The cure will be painful, costly and require great wisdom. This tragedy of
irresponsibility and dependence took decades to devolve and will take time to
solve. A “quick fix” approach will be disastrous.
The
conventional wisdom is that it is inhumane to withhold food to motivate the
indolent to work. What Scripture teaches then is a radical and very politically
incorrect, social behavior model: “For
even when we were with you, we would give you this command: If
anyone is not willing to work, let him not eat. For
we hear that some among you walk in idleness, not busy at work, but busybodies”
(2 Thessalonians
3:10-11). Essentially, the Bible is in total agreement with a sign often seen: “Will work for food.”
If you refuse to work,
the Bible teaches hunger is the natural outcome. An empty stomach is a cure for
sloth. If you won’t be responsible and work, you don’t have the right to food,
housing, medical care of a litany of other rights we dole out to the
irresponsible in the “Great Society.” Dr. Thomas Sowell powerful writes that
the Welfare State is more enslaving than slavery ever was. Today 1st
century indolent “busybodies” would be a blessing in our free lunch world.

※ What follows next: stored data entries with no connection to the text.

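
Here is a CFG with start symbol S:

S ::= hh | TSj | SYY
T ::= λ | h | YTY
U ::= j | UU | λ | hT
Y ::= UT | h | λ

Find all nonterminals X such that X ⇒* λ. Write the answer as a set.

{T, U, Y}

Directly nullable (have an ε-rule): {T, U, Y}.
Not nullable: S — each has a terminal in every rule's right-hand side or depends on a non-nullable symbol.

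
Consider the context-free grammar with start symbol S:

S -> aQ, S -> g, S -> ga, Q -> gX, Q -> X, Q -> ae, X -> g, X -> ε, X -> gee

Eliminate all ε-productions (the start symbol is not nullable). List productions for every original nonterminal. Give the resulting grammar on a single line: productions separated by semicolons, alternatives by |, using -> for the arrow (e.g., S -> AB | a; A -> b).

S -> a | g | aQ | ga; Q -> X | g | ae | gX; X -> g | gee

Nullable set: {Q, X}.
S -> aQ: Q nullable, giving a | aQ.
Q -> X: X nullable, giving X.
Q -> gX: X nullable, giving g | gX.
Drop X -> ε.
Unchanged (no nullable symbols): S -> g; S -> ga; Q -> ae; X -> g; X -> gee.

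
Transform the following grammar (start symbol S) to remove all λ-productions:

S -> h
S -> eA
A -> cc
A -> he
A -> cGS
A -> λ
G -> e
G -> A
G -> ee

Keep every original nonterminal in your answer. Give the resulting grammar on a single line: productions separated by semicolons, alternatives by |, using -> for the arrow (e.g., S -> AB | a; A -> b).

Nullable set: {A, G}.
S -> eA: A nullable, giving e | eA.
Drop A -> λ.
A -> cGS: G nullable, giving cGS | cS.
G -> A: A nullable, giving A.
Unchanged (no nullable symbols): S -> h; A -> cc; A -> he; G -> e; G -> ee.

S -> e | h | eA; A -> cS | cc | he | cGS; G -> A | e | ee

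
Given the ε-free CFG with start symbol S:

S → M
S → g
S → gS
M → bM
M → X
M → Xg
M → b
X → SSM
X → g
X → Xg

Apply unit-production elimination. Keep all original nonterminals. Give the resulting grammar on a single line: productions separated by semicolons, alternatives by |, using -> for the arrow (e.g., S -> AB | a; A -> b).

Unit productions: M->X, S->M.
Unit pairs (A ⇒* B via units): (M,X), (S,M), (S,X).
S: inherits non-unit rules of {M, S, X} → SSM | Xg | b | bM | g | gS.
M: inherits non-unit rules of {M, X} → SSM | Xg | b | bM | g.
X: inherits non-unit rules of {X} → SSM | Xg | g.

S -> b | g | Xg | bM | gS | SSM; M -> b | g | Xg | bM | SSM; X -> g | Xg | SSM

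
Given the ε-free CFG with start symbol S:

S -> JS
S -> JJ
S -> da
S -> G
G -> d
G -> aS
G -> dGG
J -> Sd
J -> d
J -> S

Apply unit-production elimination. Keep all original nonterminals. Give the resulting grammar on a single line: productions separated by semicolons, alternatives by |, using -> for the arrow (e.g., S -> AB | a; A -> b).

S -> d | JJ | JS | aS | da | dGG; G -> d | aS | dGG; J -> d | JJ | JS | Sd | aS | da | dGG

Unit productions: J->S, S->G.
Unit pairs (A ⇒* B via units): (J,G), (J,S), (S,G).
S: inherits non-unit rules of {G, S} → JJ | JS | aS | d | dGG | da.
G: inherits non-unit rules of {G} → aS | d | dGG.
J: inherits non-unit rules of {G, J, S} → JJ | JS | Sd | aS | d | dGG | da.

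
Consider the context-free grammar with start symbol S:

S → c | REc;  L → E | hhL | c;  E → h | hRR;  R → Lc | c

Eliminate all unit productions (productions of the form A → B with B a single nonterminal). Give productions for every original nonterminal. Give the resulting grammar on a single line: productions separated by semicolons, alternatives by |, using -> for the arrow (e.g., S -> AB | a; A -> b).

S -> c | REc; E -> h | hRR; L -> c | h | hRR | hhL; R -> c | Lc

Unit productions: L->E.
Unit pairs (A ⇒* B via units): (L,E).
S: inherits non-unit rules of {S} → REc | c.
E: inherits non-unit rules of {E} → h | hRR.
L: inherits non-unit rules of {E, L} → c | h | hRR | hhL.
R: inherits non-unit rules of {R} → Lc | c.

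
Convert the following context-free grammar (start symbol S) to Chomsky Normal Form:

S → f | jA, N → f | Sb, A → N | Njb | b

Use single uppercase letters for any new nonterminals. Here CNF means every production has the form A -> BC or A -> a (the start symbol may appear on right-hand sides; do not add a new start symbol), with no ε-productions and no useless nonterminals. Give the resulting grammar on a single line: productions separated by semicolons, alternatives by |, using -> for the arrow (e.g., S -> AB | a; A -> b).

S -> f | BA; A -> b | f | ND | SC; B -> j; C -> b; D -> BC; N -> f | SC

No ε-productions.
After unit-elimination: S -> f | jA; A -> b | f | Sb | Njb; N -> f | Sb.
TERM: introduce C -> b, B -> j and substitute in every rule of length ≥2.
BIN: A -> NBC becomes A -> ND, D -> BC.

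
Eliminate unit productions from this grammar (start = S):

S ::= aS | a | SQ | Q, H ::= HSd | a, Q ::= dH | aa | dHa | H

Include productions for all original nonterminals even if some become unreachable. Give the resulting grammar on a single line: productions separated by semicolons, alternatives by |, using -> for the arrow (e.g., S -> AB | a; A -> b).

Unit productions: Q->H, S->Q.
Unit pairs (A ⇒* B via units): (Q,H), (S,H), (S,Q).
S: inherits non-unit rules of {H, Q, S} → HSd | SQ | a | aS | aa | dH | dHa.
H: inherits non-unit rules of {H} → HSd | a.
Q: inherits non-unit rules of {H, Q} → HSd | a | aa | dH | dHa.

S -> a | SQ | aS | aa | dH | HSd | dHa; H -> a | HSd; Q -> a | aa | dH | HSd | dHa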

Please understand, because
God is merciful and gracious, there’s provision made for those unable to work,
like children, the disabled or elderly. The Bible though is the original
instigator of “tough love” and the application of this one biblical truth would
revolutionize our world.
Sadly, this mindset of
rights without responsibility has contaminated many Christians. Believers who
are aghast at those who live on the dole in the public arena are inconsistent when
it comes to their own adult children. They allow them to live at home with
little or no responsibility. Many are addicts (drugs, alcohol, porn, video
gaming) but the thought of putting them on the street horrifies their parents. Sometimes
the lazy adult child will use grandchildren as pawns to manipulate their
parents and protect their irresponsible lifestyle. If their parents threaten
them with eviction, they’ll accuse their parent/s of cruelty, rather than
owning up to the fact that their own choices – laziness and a lack of
initiative – are the real problem. They don’t want to take any responsibility
for their mess.
Another common rights
without responsibility is found in the mindset of many Christians when it comes
to their church family. They see the church as a type of spiritual soup kitchen
where they can get a free meal, yet never invest time or money. They’re
offended if there’s any suggestion that they might have some responsibility. In
their unbiblical reasoning, the church should just be thankful that they come
and take up space. They’ll even complain if the soup is too hot, the line is
too long, someone sat in their seat, or there’s not enough variety. It’s a
Christian welfare mentality. The bottom line is
that the thinking that we often abhor in the public arena frequently contaminates
our marriages, families and our churches. We have many God-given rights but God
places responsibility first, and so must we.